The antimicrobial test results are presented in Figure 9. According to the existing EPA standards, a reduction greater than or equal to 6-fold logarithmic (≥6 log) in <10 min is needed to claim that a coating has excellent antimicrobial properties [55]. In the present study, we obtained twelve coatings with different contents of the photoinitiator and ferulic acid. In relation to the EPA standards, the obtained coatings exhibited a moderate antibacterial activity against Staphylococcus epidermidis (<1.5 log in 30 min); however, this feature (after 24 h) was already satisfactory. Generally, the best results were achieved for V-3/0.9 (3.8 log in 24 h) and for the V-5/0.3, V-5/0.6, and V-5/0.9 samples (ca. 3 log in 24 h). A reduction in the number of bacteria >3 log indicates the removal of 99% of the bacteria. As can be seen, this excellent reduction in the number of bacteria was achieved for samples with the lower monomer conversion values (and therefore crosslinking density) because the FA molecules—trapped in the semi-IPN polymer network—can more easily penetrate the top coating and interact with the S. epidermidis anchored on its surface. Additionally, the surfaces of the V-5-type varnish coatings modified with FA are smoother (as indicated by the DOI parameter), thus there are fewer surface defects which reduces the adhesion of S. epidermidis to these surfaces. It was demonstrated by Pinheiro et al. [56] that lipidsoluble substances (including FA) may increase permeability of the bacterial outer membrane, tipping the balance of the in and the out and facilitating the transport of molecules in cells. It can be essential for the penetration and distribution of an antibacterial agent, e.g., detergents and antibiotics. An accelerated lipid peroxidation process in cytoplasmic membranes is also possible due to the affinity of FA for the bacterial membranes. These changes in membrane integrity may be a significant cause of cell death.
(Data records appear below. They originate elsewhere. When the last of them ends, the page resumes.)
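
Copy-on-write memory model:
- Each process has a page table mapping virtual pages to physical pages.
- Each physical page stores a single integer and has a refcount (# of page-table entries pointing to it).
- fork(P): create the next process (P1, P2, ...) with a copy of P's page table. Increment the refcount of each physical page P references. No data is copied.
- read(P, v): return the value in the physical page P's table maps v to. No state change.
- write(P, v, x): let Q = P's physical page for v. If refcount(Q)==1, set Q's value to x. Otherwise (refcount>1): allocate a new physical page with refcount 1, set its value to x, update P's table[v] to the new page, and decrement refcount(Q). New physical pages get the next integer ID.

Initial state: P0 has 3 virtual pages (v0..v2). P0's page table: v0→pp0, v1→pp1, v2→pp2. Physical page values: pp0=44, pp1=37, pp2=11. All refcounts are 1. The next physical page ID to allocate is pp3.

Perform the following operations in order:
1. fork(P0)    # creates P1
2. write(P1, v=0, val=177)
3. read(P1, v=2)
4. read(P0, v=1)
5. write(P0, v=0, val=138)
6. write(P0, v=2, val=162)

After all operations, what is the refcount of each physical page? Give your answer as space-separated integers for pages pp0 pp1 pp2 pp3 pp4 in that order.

Answer: 1 2 1 1 1

Derivation:
Op 1: fork(P0) -> P1. 3 ppages; refcounts: pp0:2 pp1:2 pp2:2
Op 2: write(P1, v0, 177). refcount(pp0)=2>1 -> COPY to pp3. 4 ppages; refcounts: pp0:1 pp1:2 pp2:2 pp3:1
Op 3: read(P1, v2) -> 11. No state change.
Op 4: read(P0, v1) -> 37. No state change.
Op 5: write(P0, v0, 138). refcount(pp0)=1 -> write in place. 4 ppages; refcounts: pp0:1 pp1:2 pp2:2 pp3:1
Op 6: write(P0, v2, 162). refcount(pp2)=2>1 -> COPY to pp4. 5 ppages; refcounts: pp0:1 pp1:2 pp2:1 pp3:1 pp4:1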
We postulate that the good antibacterial activity of the varnish coatings was observed only after 24 h because during this period, more FA molecules migrated from the polymer network to the surface. Nevertheless, in each case, the better results were noted for the FA-based samples than for the reference samples (i.e., V-1/0, V-3/0, and V-5/0).

4. Conclusions

New antimicrobial polymeric varnish coatings were prepared via the UV crosslinking process of a (meth)acrylic/styrene copolymer syrup modified with a crosslinking monomer (PETIA), a radical photoinitiator (HAP), and ferulic acid (FA). Mechanical and optical properties as well as antibacterial activity (against Staphylococcus epidermidis) of the coatings were tested. Moreover, the influence of the acid on the kinetics of the photocrosslinking process was investigated. The highest antimicrobial activity was demonstrated by the coating after 24 h and depended on FA and HAP concentrations; the best results were registered for the systems containing 0.9 wt. part and 3 wt. parts of these components, respectively (99% reduction in bacteria). Arguably, it resulted from the limited crosslinking density of the polymer network and the ability of the acid to migrate to the surface layer of the coatings. Although FA is known as an antioxidant, photo-DSC studies revealed its beneficial effect on the photocrosslinking process (FA increases monomer conversion and inhibits retarding phenomena). This acid addition positively influences the adhesion of the varnish coatings to a glass substrate and does not deteriorate their gloss or DOI parameter values.